To harness the power of automated feature engineering using getML but still operate on your well established machine learning pipelines, you can use the transform endpoint. Using a POST request you can upload new, unseen data via the getML monitor into the engine, transform it into a flat feature table using the trained feature engineering routines, and receive the corresponding flat feature table as response via HTTP(S).

https://route-to-your-monitor:1710/transform/MODEL_NAME

Such an HTTP(S) request can be send in many languages. For illustration purposes we will use the command line tool curl, which comes preinstalled on both Linux and macOS. Also, we will use the HTTP port via localhost (only possible for terminals running on the same machine as the getML monitor) for better reproducibility.

curl --header "Content-Type: application/json"           \
     --request POST                                      \
     --data '{"peripheral":[{"column_01":[2.4,3.0,1.2,1.4,2.2],"join_key":["0","0","0","0","0"],"time_stamp":[0.1,0.2,0.3,0.4,0.8]}],"population":{"column_01":[2.2,3.2],"join_key":["0","0"],"time_stamp":[0.65,0.81]}}' \
     http://localhost:1709/transform/MyModel

Predict Endpoint

When using getML as an end-to-end data science pipeline, you can use the predict endpoint to upload new, unseen data and receive the resulting predictions as response via HTTP(S).
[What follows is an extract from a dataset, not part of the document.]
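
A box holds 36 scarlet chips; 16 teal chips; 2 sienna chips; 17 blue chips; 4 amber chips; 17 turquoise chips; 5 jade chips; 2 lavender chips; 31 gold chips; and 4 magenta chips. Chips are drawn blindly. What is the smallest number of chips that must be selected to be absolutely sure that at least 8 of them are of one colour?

53

An adversary could hand out at most 7 chips per colour (5 colours run out sooner): 7 + 7 + 2 + 7 + 4 + 7 + 5 + 2 + 7 + 4 = 52 chips and still no colour has 8.
One more chip lands in a colour already at 7, so 53 draws are enough and 52 are not.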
https://route-to-your-monitor:1710/predict/MODEL_NAME

Such an HTTP(S) request can be send in many languages. For illustration purposes we will use the command line tool curl, which comes preinstalled on both Linux and macOS. Also, we will use the HTTP port via localhost (only possible for terminals running on the same machine as the getML monitor) for better reproducibility.

curl --header "Content-Type: application/json"           \
     --request POST                                      \
     --data '{"peripheral":[{"column_01":[2.4,3.0,1.2,1.4,2.2],"join_key":["0","0","0","0","0"],"time_stamp":[0.1,0.2,0.3,0.4,0.8]}],"population":{"column_01":[2.2,3.2],"join_key":["0","0"],"time_stamp":[0.65,0.81]}}' \
     http://localhost:1709/predict/MyModel